Ryan Neal fuses hip-hop-inspired production with soulful vocals, slinky guitar lines, vibey electric piano and funky bass riffs to create a sound that is both nostalgic and fresh. Neal grew up in a home that encouraged creativity, and began playing guitar shortly after watching the movie School of Rock as a teenager. “I remember coming home from elementary school and watching MTV’s TRL with my sisters every day. This was a huge contrast to my parent’s music which consisted of the Beach Boys, Sam Cooke, Stevie Wonder and countless other popular artists from the 50s through the 70s”, says Neal. These influences slowly began taking shape and he started writing songs in his late teens at Michigan State University.
After college, Neal moved to Nashville, TN and began kicking around the scene as an aspiring solo artist. However, it wasn’t until he embarked on a three-month journey to Nova Scotia, Canada, where he found his roots as an artist. “I rented a house in the middle of the woods on a secluded lake near the ocean. It was surreal. I lived a life of complete seclusion – writing music, learning production and living off the grid.” After returning home, Neal was able to synthesize everything he’d learned up until that point and began a quest of writing, producing and recording his debut EP at home in Michigan.

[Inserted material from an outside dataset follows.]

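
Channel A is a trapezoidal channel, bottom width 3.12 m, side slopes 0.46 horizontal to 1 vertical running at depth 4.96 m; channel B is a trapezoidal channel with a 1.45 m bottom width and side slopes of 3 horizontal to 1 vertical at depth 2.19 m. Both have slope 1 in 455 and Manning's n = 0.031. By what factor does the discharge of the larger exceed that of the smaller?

2.14

Channel A: With bottom width b = 3.12 m and side slope z = 0.46: A = (b + zy)y = (3.12 + 0.46×4.96)×4.96 = 26.79 m²; P = b + 2y√(1+z²) = 3.12 + 2×4.96×1.101 = 14.04 m. Hydraulic radius R = A/P = 26.79/14.04 = 1.908 m. Q_A = (1/0.031)·26.79·1.908^(2/3)·√0.002198 = 62.34 m³/s.
Channel B: With bottom width b = 1.45 m and side slope z = 3: A = (b + zy)y = (1.45 + 3×2.19)×2.19 = 17.56 m²; P = b + 2y√(1+z²) = 1.45 + 2×2.19×3.162 = 15.3 m. Hydraulic radius R = A/P = 17.56/15.3 = 1.148 m. Q_B = (1/0.031)·17.56·1.148^(2/3)·√0.002198 = 29.12 m³/s.
The larger discharge is 62.34 m³/s and the smaller is 29.12 m³/s; the ratio is 2.14.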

As a musician, Neal is comfortable on many instruments and uses whatever is at hand for inspiration when crafting a song. “A handful of safety pins and a container of garlic salt can be just as useful as a guitar when you know what to do with them”, says Neal.
In December 2018, Neal released his debut single, “Hang Tight”, which features a mid-tempo funk groove, jazz-flavored chords, Latin percussion and a catchy vocal hook that propels the song forward and keeps you humming along afterwards. “Hang Tight” is just a sample of what’s to come off his debut EP, Up My Sleeve, which is set to release on February 4, 2019. Keep your eye out for this Detroit artist that’s striving to merge the soul of Motown with the funk of the 70s and polish of modern production.